Drawings suggest the first pure electric Ferrari will use four independent motors and up to three gears

By Sam Sheehan / Tuesday, January 28, 2020

New Ferrari patent applications in Europe suggest the Italian car maker is working on an independent all-wheel drive system for its first electric vehicle. The drawings indicate that the 2025 machine will sport two centrally-mounted motors on the front and two outboard motors at the rear, suggesting the car will have a rear-bias in power distribution and be capable of full torque vectoring.

The patents, which were discovered by a Taycan EV Forum user, describe a three-gear drive system that would give Ferrari’s first pure EV one more ration than the new Porsche Taycan, which tops out at 161mph. It’s likely that such a transmission would be located on the rear axle, giving Ferrari the option to extend the top speed of its two-seater and indicating that, in this design at least, the rear axle would take responsibility for the high-speed stuff without input from the likely single-speed motors at the front. It’s certainly a tried and tested formula – the SF90’s twin motors stop providing drive after 137mph.

It should be noted that these drawings and descriptions appear to patent multiple options for the brand’s first EV, suggesting a diverse range of future applications rather than a specific focus on any one model. That said, the single layout illustration of a two-seater places the passengers almost dead centre of the car and evenly between the driven axles, indicating a focus on optimal weight distribution. No surprises there. Ferrari’s drawings locate each battery pack close to its corresponding drive unit, too, and there’s mention of the technology’s use in hybrid models, meaning the layout is probably best described as modular. It’s likely Ferrari’s first EV will be more 2+2 grand tourer than two-seat supercar.

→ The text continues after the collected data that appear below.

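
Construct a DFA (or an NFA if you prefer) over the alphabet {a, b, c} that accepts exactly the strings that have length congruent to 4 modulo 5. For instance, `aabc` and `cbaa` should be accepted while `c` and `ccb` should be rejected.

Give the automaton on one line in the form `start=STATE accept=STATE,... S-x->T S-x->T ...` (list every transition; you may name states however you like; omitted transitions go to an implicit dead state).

Only the length mod 5 matters, so use a 5-cycle: from any state, every input symbol moves to the next state, wrapping S4 back to S0. Mark S4 accepting.
5 states suffice.
        a   b   c  
>  S0   S1  S1  S1 
   S1   S2  S2  S2 
   S2   S3  S3  S3 
   S3   S4  S4  S4 
 * S4   S0  S0  S0 
(> = start, * = accepting)

start=S0 accept=S4 S0-a->S1 S0-b->S1 S0-c->S1 S1-a->S2 S1-b->S2 S1-c->S2 S2-a->S3 S2-b->S3 S2-c->S3 S3-a->S4 S3-b->S4 S3-c->S4 S4-a->S0 S4-b->S0 S4-c->S0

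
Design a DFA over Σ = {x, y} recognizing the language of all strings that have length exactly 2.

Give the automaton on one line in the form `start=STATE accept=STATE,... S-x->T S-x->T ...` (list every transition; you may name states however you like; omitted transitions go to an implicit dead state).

Count input length up to 3: every symbol moves from S0 toward S3, which means 'more than 2' and absorbs. Accept from {S2}.
        x   y  
>  S0   S1  S1 
   S1   S2  S2 
 * S2   S3  S3 
   S3   S3  S3 
(> = start, * = accepting)

start=S0 accept=S2 S0-x->S1 S0-y->S1 S1-x->S2 S1-y->S2 S2-x->S3 S2-y->S3 S3-x->S3 S3-y->S3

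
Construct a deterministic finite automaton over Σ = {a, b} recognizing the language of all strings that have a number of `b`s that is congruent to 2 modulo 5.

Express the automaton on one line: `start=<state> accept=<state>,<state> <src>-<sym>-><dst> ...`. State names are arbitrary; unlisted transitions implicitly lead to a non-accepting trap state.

start=s0 accept=s2 s0-a->s0 s0-b->s1 s1-a->s1 s1-b->s2 s2-a->s2 s2-b->s3 s3-a->s3 s3-b->s4 s4-a->s4 s4-b->s0

Keep the running count of `b`s modulo 5: each `b` advances along the cycle s0 → s1 → s2 → s3 → s4 → s0 while other symbols loop. Accept at s2.
With 5 states:
        a   b  
>  s0   s0  s1 
   s1   s1  s2 
 * s2   s2  s3 
   s3   s3  s4 
   s4   s4  s0 
(> = start, * = accepting)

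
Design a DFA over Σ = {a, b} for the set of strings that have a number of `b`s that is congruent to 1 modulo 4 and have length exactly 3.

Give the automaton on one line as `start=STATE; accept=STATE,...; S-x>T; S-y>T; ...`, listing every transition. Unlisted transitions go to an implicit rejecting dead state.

Build one automaton per condition and run them in lockstep. One (4 states) tracks the count of `b`s modulo 4; the other (5 states) tracks the input length, saturating at 4. Each combined state is a pair, one component from each; accept when both components accept.
A 14-state machine:
          a    b  
>  S0     S1   S2 
   S1     S3   S4 
   S2     S4   S5 
   S3     S6   S7 
   S4     S7   S8 
   S5     S8   S9 
   S6    S10  S11 
 * S7    S11  S12 
   S8    S12  S13 
   S9    S13  S10 
   S10   S10  S11 
   S11   S11  S12 
   S12   S12  S13 
   S13   S13  S10 
(> = start, * = accepting)

start=S0; accept=S7; S0-a>S1; S0-b>S2; S1-a>S3; S1-b>S4; S2-a>S4; S2-b>S5; S3-a>S6; S3-b>S7; S4-a>S7; S4-b>S8; S5-a>S8; S5-b>S9; S6-a>S10; S6-b>S11; S7-a>S11; S7-b>S12; S8-a>S12; S8-b>S13; S9-a>S13; S9-b>S10; S10-a>S10; S10-b>S11; S11-a>S11; S11-b>S12; S12-a>S12; S12-b>S13; S13-a>S13; S13-b>S10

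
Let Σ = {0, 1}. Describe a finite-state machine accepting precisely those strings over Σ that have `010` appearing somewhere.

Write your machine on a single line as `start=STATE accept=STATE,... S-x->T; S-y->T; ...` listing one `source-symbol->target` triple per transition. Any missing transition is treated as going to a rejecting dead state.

Track how much of `010` has been matched so far: state s0 is no progress, s3 is the absorbing accept state reached once `010` has occurred. Intermediate states record partial matches; on a mismatch, fall back to the longest reusable overlap.
        0   1  
>  s0   s1  s0 
   s1   s1  s2 
   s2   s3  s0 
 * s3   s3  s3 
(> = start, * = accepting)

start=s0; accept=s3; s0-0->s1; s0-1->s0; s1-0->s1; s1-1->s2; s2-0->s3; s2-1->s0; s3-0->s3; s3-1->s3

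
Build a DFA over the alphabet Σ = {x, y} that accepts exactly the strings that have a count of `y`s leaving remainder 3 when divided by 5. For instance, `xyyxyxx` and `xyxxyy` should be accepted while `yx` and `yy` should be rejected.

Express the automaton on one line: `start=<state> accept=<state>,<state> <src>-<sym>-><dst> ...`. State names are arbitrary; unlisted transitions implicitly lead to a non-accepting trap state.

start=q0 accept=q3 q0-x->q0 q0-y->q1 q1-x->q1 q1-y->q2 q2-x->q2 q2-y->q3 q3-x->q3 q3-y->q4 q4-x->q4 q4-y->q0

Keep the running count of `y`s modulo 5: each `y` advances along the cycle q0 → q1 → q2 → q3 → q4 → q0 while other symbols loop. Accept at q3.
A 5-state machine:
        x   y  
>  q0   q0  q1 
   q1   q1  q2 
   q2   q2  q3 
 * q3   q3  q4 
   q4   q4  q0 
(> = start, * = accepting)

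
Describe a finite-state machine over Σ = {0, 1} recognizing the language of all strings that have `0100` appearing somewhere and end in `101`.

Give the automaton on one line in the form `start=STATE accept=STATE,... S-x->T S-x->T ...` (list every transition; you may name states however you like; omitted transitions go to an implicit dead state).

Handle the two conditions separately and then intersect. One (5 states) tracks whether and how much of `0100` has been seen; the other (4 states) tracks how much of the suffix `101` has currently been matched. Each combined state is a pair, one component from each; accept when both components accept. After merging equivalent states the machine shrinks.
With 8 states:
        0   1  
>  s0   s1  s0 
   s1   s1  s2 
   s2   s3  s0 
   s3   s4  s2 
   s4   s4  s5 
   s5   s6  s5 
   s6   s4  s7 
 * s7   s6  s5 
(> = start, * = accepting)

start=s0 accept=s7 s0-0->s1 s0-1->s0 s1-0->s1 s1-1->s2 s2-0->s3 s2-1->s0 s3-0->s4 s3-1->s2 s4-0->s4 s4-1->s5 s5-0->s6 s5-1->s5 s6-0->s4 s6-1->s7 s7-0->s6 s7-1->s5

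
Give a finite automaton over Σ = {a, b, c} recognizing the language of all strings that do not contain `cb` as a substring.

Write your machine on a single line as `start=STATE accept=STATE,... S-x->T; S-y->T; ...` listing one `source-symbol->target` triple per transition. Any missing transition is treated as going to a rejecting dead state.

start=q0; accept=q0,q1; q0-a->q0; q0-b->q0; q0-c->q1; q1-a->q0; q1-b->q2; q1-c->q1; q2-a->q2; q2-b->q2; q2-c->q2

This is the complement of 'contains `cb`'. Use the same substring-matching states — q0 through q2 holding how much of `cb` has just been matched — but flip the accepting set: everything except the trap q2 accepts.
3 states suffice.
        a   b   c  
>* q0   q0  q0  q1 
 * q1   q0  q2  q1 
   q2   q2  q2  q2 
(> = start, * = accepting)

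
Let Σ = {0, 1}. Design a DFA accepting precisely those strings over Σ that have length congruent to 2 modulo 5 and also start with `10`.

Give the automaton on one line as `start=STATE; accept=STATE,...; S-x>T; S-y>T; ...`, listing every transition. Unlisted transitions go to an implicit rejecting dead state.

Run two small machines in parallel and take their product. The first has 5 states tracking the input length modulo 5; the second has 4 states tracking whether the input so far still matches the prefix `10`. A product state is a pair (one from each), accepting exactly when both do.
With 12 states:
          0    1  
>  s0     s1   s2 
   s1     s3   s3 
   s2     s4   s3 
   s3     s5   s5 
 * s4     s6   s6 
   s5     s7   s7 
   s6     s8   s8 
   s7     s9   s9 
   s8    s10  s10 
   s9     s1   s1 
   s10   s11  s11 
   s11    s4   s4 
(> = start, * = accepting)

start=s0; accept=s4; s0-0>s1; s0-1>s2; s1-0>s3; s1-1>s3; s2-0>s4; s2-1>s3; s3-0>s5; s3-1>s5; s4-0>s6; s4-1>s6; s5-0>s7; s5-1>s7; s6-0>s8; s6-1>s8; s7-0>s9; s7-1>s9; s8-0>s10; s8-1>s10; s9-0>s1; s9-1>s1; s10-0>s11; s10-1>s11; s11-0>s4; s11-1>s4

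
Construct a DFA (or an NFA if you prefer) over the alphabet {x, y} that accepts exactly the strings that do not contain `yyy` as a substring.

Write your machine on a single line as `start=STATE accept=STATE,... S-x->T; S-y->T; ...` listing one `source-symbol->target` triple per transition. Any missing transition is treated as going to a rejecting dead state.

Track partial matches of the forbidden pattern `yyy`. State q3 is a dead state reached once `yyy` has occurred; every other state accepts. q0 means no part of `yyy` is currently matched.
        x   y  
>* q0   q0  q1 
 * q1   q0  q2 
 * q2   q0  q3 
   q3   q3  q3 
(> = start, * = accepting)

start=q0; accept=q0,q1,q2; q0-x->q0; q0-y->q1; q1-x->q0; q1-y->q2; q2-x->q0; q2-y->q3; q3-x->q3; q3-y->q3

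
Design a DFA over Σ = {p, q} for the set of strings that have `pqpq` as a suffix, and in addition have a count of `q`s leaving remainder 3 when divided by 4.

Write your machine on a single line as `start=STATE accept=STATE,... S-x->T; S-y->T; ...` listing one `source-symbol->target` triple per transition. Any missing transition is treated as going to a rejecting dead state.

start=S0; accept=S7; S0-p->S0; S0-q->S1; S1-p->S2; S1-q->S3; S2-p->S2; S2-q->S4; S3-p->S3; S3-q->S5; S4-p->S6; S4-q->S5; S5-p->S5; S5-q->S0; S6-p->S3; S6-q->S7; S7-p->S5; S7-q->S0

Build one automaton per condition and run them in lockstep. One (5 states) tracks how much of the suffix `pqpq` has currently been matched; the other (4 states) tracks the count of `q`s modulo 4. Each combined state is a pair, one component from each; accept when both components accept. Minimizing collapses redundant product states.
An 8-state machine:
        p   q  
>  S0   S0  S1 
   S1   S2  S3 
   S2   S2  S4 
   S3   S3  S5 
   S4   S6  S5 
   S5   S5  S0 
   S6   S3  S7 
 * S7   S5  S0 
(> = start, * = accepting)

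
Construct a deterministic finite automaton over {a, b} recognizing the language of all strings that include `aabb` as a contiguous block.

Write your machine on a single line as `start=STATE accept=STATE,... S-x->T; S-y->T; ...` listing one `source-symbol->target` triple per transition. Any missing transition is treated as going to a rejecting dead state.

start=s0; accept=s4; s0-a->s1; s0-b->s0; s1-a->s2; s1-b->s0; s2-a->s2; s2-b->s3; s3-a->s1; s3-b->s4; s4-a->s4; s4-b->s4

States s0..s3 record the length of the longest prefix of `aabb` that matches the current input suffix. Reaching s4 means `aabb` has been seen, and we stay there forever. Accept from s4.
5 states suffice.
        a   b  
>  s0   s1  s0 
   s1   s2  s0 
   s2   s2  s3 
   s3   s1  s4 
 * s4   s4  s4 
(> = start, * = accepting)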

Our expectations for the combined setup are, naturally, extremely high. A car with a near 50:50 weight distribution and proper independent torque vectoring – which, don’t forget, ought to leave even the advanced torque-splitting abilities of the F8 Tributo’s axles looking comparably sluggish – tuned by the experts in Maranello has enormous potential. Whether that overcomes the lack of flat-plane V8 or V12 in a Ferrari is another question – but as with the company’s first SUV, there’s a fair chance that anyone lucky enough to find themselves on the wait list will already be in possession of the ‘good stuff’.